Un autre bénéfice vient de la mise en mouvement de l’élève. Pour apprendre, l’élève doit mobiliser le corps et l’esprit pour améliorer sa capacité de mémorisation. Si l’on parle d’un oiseau, l’idéal est de le voir, de l’entendre dans son espace de vie, de donner du sens à la découverte de l’espèce et non de se restreindre à un dessin ou à une vidéo. . Une classe fermée est donc, en comparaison, plus pauvre en termes d’informations sensorielles.

Troisième point important, apprendre en extérieur permet d’appréhender l’incertitude. Dans une classe fermée, l’enseignant prévoit des activités, qui ont peu de chance d’être perturbées par l’environnement extérieur. Au contraire, en extérieur, le professeur comme les élèves doivent composer avec des informations qu’ils ne maîtrisent pas : la température, la pluie, les bruits de la forêt, la présence des animaux. Apprendre à agir dans un monde incertain fait d’autant plus sens dans le contexte actuel.

Enfin, faire la classe dehors permet de renouer avec la nature. C’est une façon de développer une responsabilité écologique. Certaines études américaines et canadiennes évoquent un syndrome de manque de nature (« nature-deficit disorder ») chez les enfants qui n’ont pas pu se lier à la nature.

CDD : Quels conseils donneriez-vous à des enseignants voulant pratiquer la classe dehors mais ayant peu d’expérience dans ce domaine ?

D.C : Déjà, il faut noter que la classe dehors s’inscrit dans le cadre de la pédagogie active. Les élèves sont acteurs de leur apprentissage. Pour les premières classes dehors, les enseignants n’ont pas besoin de disposer de beaucoup de compétences spécifiques. Il faut oser ! Il y a des exercices simples de découverte sensorielle : apprendre à écouter, à observer, à dessiner son environnement. Par exemple, découvrir un arbre par le toucher, faire l’énumération de sons entendus pendant une minute, mémoriser un élément de la forêt et le partager avec un camarade… Tous ces exercices simples peuvent être pratiqués en primaire et approfondis au collège, voire au lycée. Plus les élèves grandissent, plus ils affinent la démarche d’investigation et de découverte sensorielle.
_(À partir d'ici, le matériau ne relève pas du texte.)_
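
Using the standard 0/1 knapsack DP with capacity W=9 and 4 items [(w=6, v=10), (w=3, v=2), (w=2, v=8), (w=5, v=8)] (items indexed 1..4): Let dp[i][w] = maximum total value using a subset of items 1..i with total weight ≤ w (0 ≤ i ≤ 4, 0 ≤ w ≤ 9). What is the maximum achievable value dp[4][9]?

18

i\w   0   1   2   3   4   5   6   7   8   9
  0   0   0   0   0   0   0   0   0   0   0
  1   0   0   0   0   0   0  10  10  10  10
  2   0   0   0   2   2   2  10  10  10  12
  3   0   0   8   8   8  10  10  10  18  18
  4   0   0   8   8   8  10  10  16  18  18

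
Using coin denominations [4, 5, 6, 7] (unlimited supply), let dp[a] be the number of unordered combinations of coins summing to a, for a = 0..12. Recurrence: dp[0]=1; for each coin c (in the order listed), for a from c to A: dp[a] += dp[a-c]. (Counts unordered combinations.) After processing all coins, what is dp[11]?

2

after  coin     0     1     2     3     4     5     6     7     8     9    10    11    12
          4     1     0     0     0     1     0     0     0     1     0     0     0     1
          5     1     0     0     0     1     1     0     0     1     1     1     0     1
          6     1     0     0     0     1     1     1     0     1     1     2     1     2
          7     1     0     0     0     1     1     1     1     1     1     2     2     3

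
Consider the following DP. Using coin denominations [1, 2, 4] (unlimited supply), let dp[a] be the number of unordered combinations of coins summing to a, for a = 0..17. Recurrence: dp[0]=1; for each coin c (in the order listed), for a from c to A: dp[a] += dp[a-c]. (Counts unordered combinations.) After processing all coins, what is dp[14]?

after  coin     0     1     2     3     4     5     6     7     8     9    10    11    12    13    14    15    16    17
          1     1     1     1     1     1     1     1     1     1     1     1     1     1     1     1     1     1     1
          2     1     1     2     2     3     3     4     4     5     5     6     6     7     7     8     8     9     9
          4     1     1     2     2     4     4     6     6     9     9    12    12    16    16    20    20    25    25

20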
Pour les enseignants qui n’osent pas se lancer seuls, ils peuvent se rapprocher d’associations locales spécialisées dans l’éducation à l’environnement, qui peuvent les aider à mettre le pied à l’étrier.

CDD : Si l’on recontextualise dans le cadre de la crise du covid-19, en quoi selon vous la classe dehors est-elle une réponse pertinente pour enseigner ?

D.C : Faire la classe dehors permet de respecter les gestes barrières sans difficulté et l’air y est forcément plus sain. De façon plus générale, des études ont démontré l’influence positive de la nature sur la santé des individus. Être immergé dans la nature ou simplement exposé à de la végétation réduit la pression artérielle, le stress et renforce au contraire des émotions positives. La nature pacifie également les échanges entre les individus. Cet effet apaisant est bien sûr bénéfique dans le contexte incertain et parfois anxiogène que nous connaissons.